Battling the turbulent banking seas. Here’s a few tips on mortgage rate trends and other money matters of interest for this year.

Monday, 01 May 2017 07:58

Anyone who has been reading anything about the mortgage rate trends has noticed that while the rates have been low for what seems almost as long as the Maple Leafs have gone without a Stanley Cup, there’s more to the story than just the availability of cheap loans.

It seems there’s a bottom to the well when it comes to the banks lowering their rates in step with the new federal rate cut. In other words, it seems likely the major banks won’t mirror the actions by the Bank of Canada when they cut their rates twice this year in hopes of stimulating the Canadian economy. Still, there are some mortgage related benefits for Canadians and especially those that are holding variable mortgages.
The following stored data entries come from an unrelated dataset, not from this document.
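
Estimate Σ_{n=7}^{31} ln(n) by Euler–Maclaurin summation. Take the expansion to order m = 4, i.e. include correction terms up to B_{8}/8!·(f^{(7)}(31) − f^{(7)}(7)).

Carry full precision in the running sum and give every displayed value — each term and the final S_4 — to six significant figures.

The integral term ∫_7^31 ln(x) dx = 68.8322.
Endpoint term: (f(7) + f(31))/2 = (1.94591 + 3.43399)/2 = 2.68995.
Integral + boundary = 71.5222.
k=1: B_{2}/(2)! × [f^{(1)}(31) − f^{(1)}(7)] = 1/12 × (0.0322581 − 0.142857) = -0.00921659.
After k=1: 71.5130.
k=2: B_{4}/(4)! × [f^{(3)}(31) − f^{(3)}(7)] = −1/720 × (6.71344e-05 − 0.00583090) = 8.00524e-06.
After k=2: 71.5130.
k=3: B_{6}/(6)! × [f^{(5)}(31) − f^{(5)}(7)] = 1/30240 × (8.38306e-07 − 0.00142798) = -4.71937e-08.
After k=3: 71.5130.
k=4: B_{8}/(8)! × [f^{(7)}(31) − f^{(7)}(7)] = −1/1209600 × (2.61698e-08 − 0.000874271) = 7.22756e-10.

S_4 ≈ 71.5130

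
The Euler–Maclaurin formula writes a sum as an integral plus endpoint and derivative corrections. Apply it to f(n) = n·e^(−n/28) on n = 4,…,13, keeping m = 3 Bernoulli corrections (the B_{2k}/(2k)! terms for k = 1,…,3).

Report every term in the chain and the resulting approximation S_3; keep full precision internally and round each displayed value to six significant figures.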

If you were adventuresome enough to sign on for one of these mortgages where the payments are linked to the fluctuations in the prime interest rate, you’ll see some savings on the outstanding amount on your mortgage, although that amount might not be as big as you might like.
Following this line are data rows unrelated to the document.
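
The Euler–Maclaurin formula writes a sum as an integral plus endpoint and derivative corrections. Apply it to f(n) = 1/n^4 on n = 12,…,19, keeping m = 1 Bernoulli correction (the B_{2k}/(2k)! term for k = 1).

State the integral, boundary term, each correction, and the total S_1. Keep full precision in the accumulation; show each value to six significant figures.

The integral term ∫_12^19 1/x^4 dx = 0.000144303.
Endpoint term: (f(12) + f(19))/2 = (4.82253e-05 + 7.67336e-06)/2 = 2.79493e-05.
Running total after boundary: 0.000172253.
Order-1 term: 1/12 · (-1.61544e-06 − (-1.60751e-05)) = 1.20497e-06.

S_1 ≈ 0.000173458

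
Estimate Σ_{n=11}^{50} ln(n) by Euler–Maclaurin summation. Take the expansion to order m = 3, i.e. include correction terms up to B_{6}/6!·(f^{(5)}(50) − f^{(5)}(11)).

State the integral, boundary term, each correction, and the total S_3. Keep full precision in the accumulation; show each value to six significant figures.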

There are some other winners and if you’ve been trying to sort through all the positives and negatives when it comes to these historic rate drops, lines of credit have their place on the good side of the ledger. Because the rates for these are generally tied to the Bank of Canada’s overnight rate and your bank’s prime interest rate, you could see the rate drop even lower depending on what your bank decides to do.

Finally, you need to consider the buying power of the Canadian dollar has fallen dramatically since the Bank of Canada announcement and that’s not good news for anyone planning to travel or vacation in the United States.